Die Rückfahrt von unserem Sommerurlaub auf Sylt haben wir dieses Jahr nicht mit dem Autozug nach Niebüll begonnen. Die Fahrplanunregelmäßigkeiten der Bahn haben uns wirklich abgeschreckt. Daher fahren wir mit der Fähre von List zur dänischen Insel Römö. Dies ist zwar im Vergleich zur Bahn ein Umweg (ca. 1. Stunde mit dem Auto) allerdings kann man sich auf die Fähre verlassen und, da wir die Tickets bereits vorgebucht hatten, wußten wir genau, wann wir in Dänemark ankommen würden.
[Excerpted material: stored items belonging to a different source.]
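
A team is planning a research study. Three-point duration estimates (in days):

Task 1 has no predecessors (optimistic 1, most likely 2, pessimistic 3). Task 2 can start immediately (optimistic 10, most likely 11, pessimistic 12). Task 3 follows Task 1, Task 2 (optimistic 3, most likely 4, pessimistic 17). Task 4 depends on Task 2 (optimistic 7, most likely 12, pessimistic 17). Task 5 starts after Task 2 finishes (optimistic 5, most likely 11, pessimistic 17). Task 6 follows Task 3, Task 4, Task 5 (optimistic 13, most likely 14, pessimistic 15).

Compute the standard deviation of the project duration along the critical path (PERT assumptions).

te_Task 1 = (1 + 4·2 + 3)/6 = 12/6 = 2; σ²_Task 1 = ((3−1)/6)² = 0.111
te_Task 2 = (10 + 4·11 + 12)/6 = 66/6 = 11; σ²_Task 2 = ((12−10)/6)² = 0.111
te_Task 3 = (3 + 4·4 + 17)/6 = 36/6 = 6; σ²_Task 3 = ((17−3)/6)² = 5.444
te_Task 4 = (7 + 4·12 + 17)/6 = 72/6 = 12; σ²_Task 4 = ((17−7)/6)² = 2.778
te_Task 5 = (5 + 4·11 + 17)/6 = 66/6 = 11; σ²_Task 5 = ((17−5)/6)² = 4.000
te_Task 6 = (13 + 4·14 + 15)/6 = 84/6 = 14; σ²_Task 6 = ((15−13)/6)² = 0.111

Forward pass:
ES_Task 1 = 0; EF_Task 1 = 2
ES_Task 2 = 0; EF_Task 2 = 11
ES_Task 3 = max(EF_Task 1=2, EF_Task 2=11) = 11; EF_Task 3 = 11+6 = 17
ES_Task 4 = 11; EF_Task 4 = 11+12 = 23
ES_Task 5 = 11; EF_Task 5 = 11+11 = 22
ES_Task 6 = max(EF_Task 3=17, EF_Task 4=23, EF_Task 5=22) = 23; EF_Task 6 = 23+14 = 37
Expected project duration μ = 37 days. Critical path: Task 2 → Task 4 → Task 6.

Variance along critical path = 0.111 + 2.778 + 0.111 = 3.000
σ = √3.000 = 1.732 days

1.73 days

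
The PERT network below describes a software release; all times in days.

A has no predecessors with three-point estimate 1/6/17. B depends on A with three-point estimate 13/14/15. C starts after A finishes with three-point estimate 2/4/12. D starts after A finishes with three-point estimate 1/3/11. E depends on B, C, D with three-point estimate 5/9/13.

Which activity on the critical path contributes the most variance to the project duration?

A

te_A = (1 + 4·6 + 17)/6 = 42/6 = 7; σ²_A = ((17−1)/6)² = 7.111
te_B = (13 + 4·14 + 15)/6 = 84/6 = 14; σ²_B = ((15−13)/6)² = 0.111
te_C = (2 + 4·4 + 12)/6 = 30/6 = 5; σ²_C = ((12−2)/6)² = 2.778
te_D = (1 + 4·3 + 11)/6 = 24/6 = 4; σ²_D = ((11−1)/6)² = 2.778
te_E = (5 + 4·9 + 13)/6 = 54/6 = 9; σ²_E = ((13−5)/6)² = 1.778

Forward pass:
ES_A = 0; EF_A = 7
ES_B = 7; EF_B = 7+14 = 21
ES_C = 7; EF_C = 7+5 = 12
ES_D = 7; EF_D = 7+4 = 11
ES_E = max(EF_B=21, EF_C=12, EF_D=11) = 21; EF_E = 21+9 = 30
Expected project duration μ = 30 days. Critical path: A → B → E.

Variances on critical path: σ²_A=7.111, σ²_B=0.111, σ²_E=1.778.
Largest is σ²_A = 7.111.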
Direkt hinter der deutsch/dänischen Grenze in einem sehr kleinen Ort namens Seebüll liegt das Emil-Nolde-Museum. Da wir auf unserer Heimfahrt ausreichend Zeit haben, entschließen wir uns, hier einen Zwischenstopp einzulegen.

Bei der Anreise sollte man sich nicht durch die teilweise kleinen und unscheinbaren Wege verunsichern lassen. Das Navi führt einen korrekt zum Museum.

Es sind ausreichend Parkplätze vorhanden. Von hier läuft geht es zu Fuß durch einen kleinen Park etwa 500 Meter bis zum Eingang des Museum. Natürlich ist auch hier zunächst ein Souvenirshop, der reichlich besucht ist. Das Obergeschoss dieses Gebäudes ist heute wegen einer geschlossenen Gesellschaft nicht zugänglich. Wir erhalten eine Ermäßigung auf den Eintritt und zahlen 12 € für zwei Erwachsene und ein Kind (14).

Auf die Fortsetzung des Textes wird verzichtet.